Stefanie and Arielle get together and model pre-disco early 1970's chic.
The early 70's was an absolute window of freedom for many social awareness issues and pop-culture fashion fronts, from Billie Jean King and her liberationist's tennis match with self-proclaimed male chauvinist pig Bobby Riggs, to Helen Reddy's top 40 hit "I Am Woman, Hear Me Roar", leading the vanguard of women entering the work force in numbers to big to ignore, to busing, integration and interracial dating. The counter culture was claiming victory, ending the military draft and pulling troops from Vietnam.
Probably never again will young Americans have so much freedom in the fashion that they trademarked. Girls wore everything from granny dresses to hot pants, mini's to maxi's, high waisted pants with halter tops that started more than halted. Boys and men strutted in flared pants with large cuffs and brightly colored collared shirts and polyester leisure suits. Everybody seemed to have at least one pull-over burgundy sweater vest. Both sexes wore their hair long, but coiffed with a 70's flair.
I guess the fashion reflected the tempestuous times we were in: Nixon-Agnew, Watergate, gas shortages (50 is Thrifty), energy crisis, and streaking had become the national pastime. To this day, I still don't know what image is scarier: Linda Blair's portrayal of the devil in the movie "The Exorcist", or poor little rich girl Patty Hearst, armed with an assault rifle, robbing the Hibernia bank in San Francisco. You decide.
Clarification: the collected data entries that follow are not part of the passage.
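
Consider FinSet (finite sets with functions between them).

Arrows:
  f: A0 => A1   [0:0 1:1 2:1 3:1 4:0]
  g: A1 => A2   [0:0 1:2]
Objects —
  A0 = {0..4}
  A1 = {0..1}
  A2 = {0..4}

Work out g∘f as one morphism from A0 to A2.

Answer: [0:0 1:2 2:2 3:2 4:0]

Work:
  0 f=>0 g=>0
  1 f=>1 g=>2
  2 f=>1 g=>2
  3 f=>1 g=>2
  4 f=>0 g=>0
composite: [0:0 1:2 2:2 3:2 4:0]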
Society didn't adhere to the norms that came with structure any longer, we were optimistic and a little frightened about the possibilities of experiencing actual freedom, for the first time. Freedom to buy a foreign car, to go to a different college than your old man, new-age religions, enlightenment and the no-holds-barred sexual revolution.
We also had a sound track that co-conspired along with us: Alice Cooper telling us that "School's Out Forever", Steve Miller letting us know that he's a "Joker a Smoker and a Midnight Toker", Elton John saying goodbye to the "Yellow Brick Road" and Don McLean's American Pie asking us "Can Music Save Your Mortal Soul". It was all happening in the freedom-fest of the early 70's.
Before I go, I would like to quote a line from one of my favorite songs from that era, it's the 1973 classic "Free Ride" by The Edgar Winter Group, it goes like this: "The mountain is high, the valley is low, and your confused on which way to go. So I flew in to lend you a hand, and lead you into the promised land. So, go on and take a free ride".